Today in the Post, Joel Sherman asserts the following with respect to the Mets' plan (or not) to let Jose Reyes walk and trade David Wright:
The Mets kept Reyes on what likely are to be two false premises: They were contenders, and they had a chance to retain the shortstop in free agency.
Indeed part of the reasoning behind not trading Reyes was that it would likely make it easier to re-sign him this offseason, but it's revisionist history to suggest that the Mets thought they were legitimate contenders at the time. They had already traded Carlos Beltran, for one thing. Moreover, the Mets held onto Reyes because he had become considerably devalued by his recent stint on the disabled list (and obvious lack of full health subsequent to that stint), and because they would have been pilloried (and punished monetarily) by the fan base for trading their (the fans') favorite player.

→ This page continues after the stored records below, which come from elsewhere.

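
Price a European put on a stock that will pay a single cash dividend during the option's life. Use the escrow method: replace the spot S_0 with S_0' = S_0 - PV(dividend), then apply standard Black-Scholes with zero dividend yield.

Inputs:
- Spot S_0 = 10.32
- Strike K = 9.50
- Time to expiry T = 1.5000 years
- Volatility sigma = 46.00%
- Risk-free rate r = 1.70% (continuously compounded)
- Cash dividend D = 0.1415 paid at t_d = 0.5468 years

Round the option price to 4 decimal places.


Answer: Price = 1.7262

Derivation:
PV(D) = D * exp(-r * t_d) = 0.1415 * 0.99074747 = 0.14019077
S_0' = S_0 - PV(D) = 10.3200 - 0.14019077 = 10.17980923
d1 = (ln(S_0'/K) + (r + sigma^2/2)*T) / (sigma*sqrt(T)) = 0.44963131
d2 = d1 - sigma*sqrt(T) = -0.11375133
exp(-rT) = 0.97482238
N(-d1) = 0.32648816; N(-d2) = 0.54528254
P = K * exp(-rT) * N(-d2) - S_0' * N(-d1) = 9.5000 * 0.97482238 * 0.54528254 - 10.17980923 * 0.32648816 = 1.7262


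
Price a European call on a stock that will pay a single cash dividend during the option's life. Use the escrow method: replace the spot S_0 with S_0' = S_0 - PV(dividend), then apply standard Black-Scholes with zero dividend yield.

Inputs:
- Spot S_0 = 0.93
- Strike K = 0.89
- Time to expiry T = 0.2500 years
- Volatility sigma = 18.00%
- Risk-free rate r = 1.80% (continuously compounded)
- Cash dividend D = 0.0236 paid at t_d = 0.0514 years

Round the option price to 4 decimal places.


PV(D) = D * exp(-r * t_d) = 0.0236 * 0.99907523 = 0.02357818
S_0' = S_0 - PV(D) = 0.9300 - 0.02357818 = 0.90642182
d1 = (ln(S_0'/K) + (r + sigma^2/2)*T) / (sigma*sqrt(T)) = 0.29814806
d2 = d1 - sigma*sqrt(T) = 0.20814806
exp(-rT) = 0.99551011
N(d1) = 0.61720492; N(d2) = 0.58244332
C = S_0' * N(d1) - K * exp(-rT) * N(d2) = 0.90642182 * 0.61720492 - 0.8900 * 0.99551011 * 0.58244332 = 0.0434

Answer: Price = 0.0434


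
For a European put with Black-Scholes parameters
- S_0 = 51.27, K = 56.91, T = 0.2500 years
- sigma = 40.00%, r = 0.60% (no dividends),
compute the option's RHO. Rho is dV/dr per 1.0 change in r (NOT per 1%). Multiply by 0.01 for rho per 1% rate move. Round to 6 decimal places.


d1 = -0.4143264341; d2 = -0.6143264341
phi(d1) = 0.3661282013; exp(-qT) = 1.0000000000; exp(-rT) = 0.9985011244
N(-d2) = 0.7305001810
Rho = -K*T*exp(-rT)*N(-d2) = -56.9100 * 0.2500 * 0.9985011244 * 0.7305001810 = -10.377613

Answer: Rho = -10.377613


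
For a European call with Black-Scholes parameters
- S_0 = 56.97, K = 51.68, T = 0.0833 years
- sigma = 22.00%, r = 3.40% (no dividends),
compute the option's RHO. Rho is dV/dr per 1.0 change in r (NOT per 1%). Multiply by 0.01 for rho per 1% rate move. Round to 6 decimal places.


d1 = 1.6111612281; d2 = 1.5476654014
phi(d1) = 0.1089508098; exp(-qT) = 1.0000000000; exp(-rT) = 0.9971718069
N(d2) = 0.9391485619
Rho = K*T*exp(-rT)*N(d2) = 51.6800 * 0.0833 * 0.9971718069 * 0.9391485619 = 4.031548

Answer: Rho = 4.031548


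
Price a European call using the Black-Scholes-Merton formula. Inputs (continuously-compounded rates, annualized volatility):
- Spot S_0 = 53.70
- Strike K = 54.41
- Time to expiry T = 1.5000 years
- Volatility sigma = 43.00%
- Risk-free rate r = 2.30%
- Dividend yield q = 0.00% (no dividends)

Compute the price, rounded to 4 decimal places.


Answer: Price = 11.6118

Derivation:
d1 = (ln(S/K) + (r - q + 0.5*sigma^2) * T) / (sigma * sqrt(T)) = 0.30388871
d2 = d1 - sigma * sqrt(T) = -0.22275158
exp(-rT) = 0.96608834; exp(-qT) = 1.00000000
C = S_0 * exp(-qT) * N(d1) - K * exp(-rT) * N(d2)
N(d1) = 0.61939366; N(d2) = 0.41186443
C = 53.7000 * 1.00000000 * 0.61939366 - 54.4100 * 0.96608834 * 0.41186443 = 11.6118


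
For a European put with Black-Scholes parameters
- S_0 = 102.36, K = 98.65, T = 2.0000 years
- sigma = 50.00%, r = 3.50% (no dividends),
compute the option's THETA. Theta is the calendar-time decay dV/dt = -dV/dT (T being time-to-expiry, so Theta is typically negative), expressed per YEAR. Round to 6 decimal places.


Answer: Theta = -4.487584

Derivation:
d1 = 0.5047579635; d2 = -0.2023488177
phi(d1) = 0.3512247897; exp(-qT) = 1.0000000000; exp(-rT) = 0.9323938199
Theta = -S*exp(-qT)*phi(d1)*sigma/(2*sqrt(T)) + r*K*exp(-rT)*N(-d2) - q*S*exp(-qT)*N(-d1)
N(-d1) = 0.3068644220; N(-d2) = 0.5801779809; sqrt(T) = 1.4142135624
Term 1 = -102.3600 * 1.0000000000 * 0.3512247897 * 0.5000 / (2 * 1.4142135624) = -6.3553642868
Term 2 = 0.0350 * 98.6500 * 0.9323938199 * 0.5801779809 = 1.8677801797
Term 3 = 0 (no dividend yield, q = 0)
Theta = -6.3553642868 + (1.8677801797) + (0.0000000000) = -4.487584


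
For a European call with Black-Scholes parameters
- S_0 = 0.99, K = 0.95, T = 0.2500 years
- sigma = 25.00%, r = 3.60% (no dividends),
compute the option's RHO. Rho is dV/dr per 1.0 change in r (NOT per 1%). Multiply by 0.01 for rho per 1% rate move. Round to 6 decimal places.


Answer: Rho = 0.148958

Derivation:
d1 = 0.4644436683; d2 = 0.3394436683
phi(d1) = 0.3581539011; exp(-qT) = 1.0000000000; exp(-rT) = 0.9910403788
N(d2) = 0.6328622367
Rho = K*T*exp(-rT)*N(d2) = 0.9500 * 0.2500 * 0.9910403788 * 0.6328622367 = 0.148958


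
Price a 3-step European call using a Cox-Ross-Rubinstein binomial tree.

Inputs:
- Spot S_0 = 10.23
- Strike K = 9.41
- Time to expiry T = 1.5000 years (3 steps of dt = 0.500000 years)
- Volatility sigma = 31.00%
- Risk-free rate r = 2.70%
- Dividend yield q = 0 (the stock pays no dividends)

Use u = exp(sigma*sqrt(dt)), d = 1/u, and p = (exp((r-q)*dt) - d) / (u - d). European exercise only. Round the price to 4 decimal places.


dt = T/N = 0.500000
u = exp(sigma*sqrt(dt)) = 1.245084; d = 1/u = 0.803159
p = (exp((r-q)*dt) - d) / (u - d) = 0.476173
Discount per step: exp(-r*dt) = 0.986591
Stock lattice S(k, i) with i counting down-moves:
  k=0: S(0,0) = 10.2300
  k=1: S(1,0) = 12.7372; S(1,1) = 8.2163
  k=2: S(2,0) = 15.8589; S(2,1) = 10.2300; S(2,2) = 6.5990
  k=3: S(3,0) = 19.7457; S(3,1) = 12.7372; S(3,2) = 8.2163; S(3,3) = 5.3000
Terminal payoffs V(N, i) = max(S_T - K, 0):
  V(3,0) = 10.335663; V(3,1) = 3.327211; V(3,2) = 0.000000; V(3,3) = 0.000000
Backward induction: V(k, i) = exp(-r*dt) * [p * V(k+1, i) + (1-p) * V(k+1, i+1)].
  V(2,0) = exp(-r*dt) * [p*10.335663 + (1-p)*3.327211] = 6.575080
  V(2,1) = exp(-r*dt) * [p*3.327211 + (1-p)*0.000000] = 1.563083
  V(2,2) = exp(-r*dt) * [p*0.000000 + (1-p)*0.000000] = 0.000000
  V(1,0) = exp(-r*dt) * [p*6.575080 + (1-p)*1.563083] = 3.896698
  V(1,1) = exp(-r*dt) * [p*1.563083 + (1-p)*0.000000] = 0.734317
  V(0,0) = exp(-r*dt) * [p*3.896698 + (1-p)*0.734317] = 2.210118

Answer: Price = V(0,0) = 2.2101


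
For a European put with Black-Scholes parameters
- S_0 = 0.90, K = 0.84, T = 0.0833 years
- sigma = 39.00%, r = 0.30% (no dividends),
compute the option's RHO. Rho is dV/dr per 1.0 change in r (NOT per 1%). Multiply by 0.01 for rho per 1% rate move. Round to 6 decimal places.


d1 = 0.6714393245; d2 = 0.5588785409
phi(d1) = 0.3184295835; exp(-qT) = 1.0000000000; exp(-rT) = 0.9997501312
N(-d2) = 0.2881223078
Rho = -K*T*exp(-rT)*N(-d2) = -0.8400 * 0.0833 * 0.9997501312 * 0.2881223078 = -0.020155

Answer: Rho = -0.020155


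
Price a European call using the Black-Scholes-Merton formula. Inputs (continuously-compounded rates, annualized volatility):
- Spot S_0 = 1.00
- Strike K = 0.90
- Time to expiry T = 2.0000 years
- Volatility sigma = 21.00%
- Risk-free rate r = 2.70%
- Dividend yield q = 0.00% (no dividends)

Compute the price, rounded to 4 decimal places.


d1 = (ln(S/K) + (r - q + 0.5*sigma^2) * T) / (sigma * sqrt(T)) = 0.68508719
d2 = d1 - sigma * sqrt(T) = 0.38810234
exp(-rT) = 0.94743211; exp(-qT) = 1.00000000
C = S_0 * exp(-qT) * N(d1) - K * exp(-rT) * N(d2)
N(d1) = 0.75335555; N(d2) = 0.65102985
C = 1.0000 * 1.00000000 * 0.75335555 - 0.9000 * 0.94743211 * 0.65102985 = 0.1982

Answer: Price = 0.1982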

It's also dishonest to baldly assert retroactively that a premise was false, as Sherman does here. Whether or not the Mets have now decided to punt on 2012 and, in so doing, make a clean break from the Reyes-Wright era, it doesn't necessarily follow that they held that same position when they elected not to trade Reyes last July, and a change in that position in no way falsifies what was a perfectly defensible premise at the time (i.e., that keeping Reyes would improve the Mets' chances of re-signing him this offseason).
It's par for the course for Sherman, though, who doubtless has at least a half-dozen "Mets are fools for letting Reyes leave" columns in the bag to cover that eventuality, with a commensurate pile of "Mets are fools for signing Reyes to that contract" articles to address the other outcome. It's win-win!